One of my great concerns for orthodox Anglicanism is that we may lose the Anglo-Catholics. Many have already been lost to Rome. And that stream could become a flash flood if the Church of England Synod this weekend approves women bishops without structural provision for objectors. Outside of England many A-Cs look askance at GAFCON and the evangelical flavor of its statement and don’t see a good home even among conservatives.
Now, there are some Anglo-Catholics who just can’t be pleased. They would rather the One Holy and Apostolic Church meet in their apartment than to join with churches that aren’t just so. And, of course, there are those uber-Protestants who can’t be pleased either, who are allergic to incense, break out in hives at the mention of Mary, and don’t want anything to do with anything remotely Cartholick. Yes, I do sometimes get frustrated with both varieties of nit-pickers.

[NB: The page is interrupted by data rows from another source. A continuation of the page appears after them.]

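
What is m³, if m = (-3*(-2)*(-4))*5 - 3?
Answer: -1860867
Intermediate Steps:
m = -123 (m = (6*(-4))*5 - 3 = -24*5 - 3 = -120 - 3 = -123)
m³ = (-123)³ = -1860867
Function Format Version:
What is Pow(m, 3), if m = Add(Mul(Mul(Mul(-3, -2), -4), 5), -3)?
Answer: -1860867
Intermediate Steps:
m = -123 (m = Add(Mul(Mul(6, -4), 5), -3) = Add(Mul(-24, 5), -3) = Add(-120, -3) = -123)
Pow(m, 3) = Pow(-123, 3) = -1860867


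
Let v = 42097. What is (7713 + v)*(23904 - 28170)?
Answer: -212489460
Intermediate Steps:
(7713 + v)*(23904 - 28170) = (7713 + 42097)*(23904 - 28170) = 49810*(-4266) = -212489460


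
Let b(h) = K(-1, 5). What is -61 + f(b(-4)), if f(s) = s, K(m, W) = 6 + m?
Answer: -56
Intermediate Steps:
b(h) = 5 (b(h) = 6 - 1 = 5)
-61 + f(b(-4)) = -61 + 5 = -56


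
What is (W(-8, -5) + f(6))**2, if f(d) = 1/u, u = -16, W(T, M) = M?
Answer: 6561/256 ≈ 25.629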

With those Anglo-Catholics who aren’t very eager to join with other orthodox Anglicans and with those evangelicals who wouldn’t be very sad to see them go, there is the potential to lose many, even most orthodox Anglo-Catholics to Rome and Constantinople. I would hate to see that. It would greatly impoverish Anglicanism.
But all is not gloomy. I’m encouraged by some responses to GAFCON from both evangelicals and Anglo-Catholics.
From the evangelical wing come remarkably conciliatory comments from the Archbishop of Sydney Peter Jensen at All Souls, London. For example:
The last two weeks have been two of the most extraordinary in my life. What we are dealing with here is not a split, but a movement possibly as significant as the Evangelical Revival, or even the Anglo-Catholic movement if you prefer, and it may bring Evangelicals and Anglo-Catholics together.
Coming from someone who *understatement alert* hasn’t exactly been a great friend to Anglo-Catholics, that is quite an olive branch and is encouraging.
On the Anglo-Catholic side, I’m encouraged by the enthusiastic support of GAFCON from the Diocese of Ft. Worth. Bishop Iker quickly endorsed GAFCON. And other positive responses may be sampled here and here. From Ft. Worth, I see a recognition that GAFCON isn’t perfect but that it is very good progress and worthy of support. I also see a recognition that orthodoxy includes the orthopraxy of flexing on the details of secondary matters for the sake of orthodox Anglican unity.
Would all those who believe in “the communion of the saints” and “one holy Catholic and Apostolic Church” act like it and follow their good example.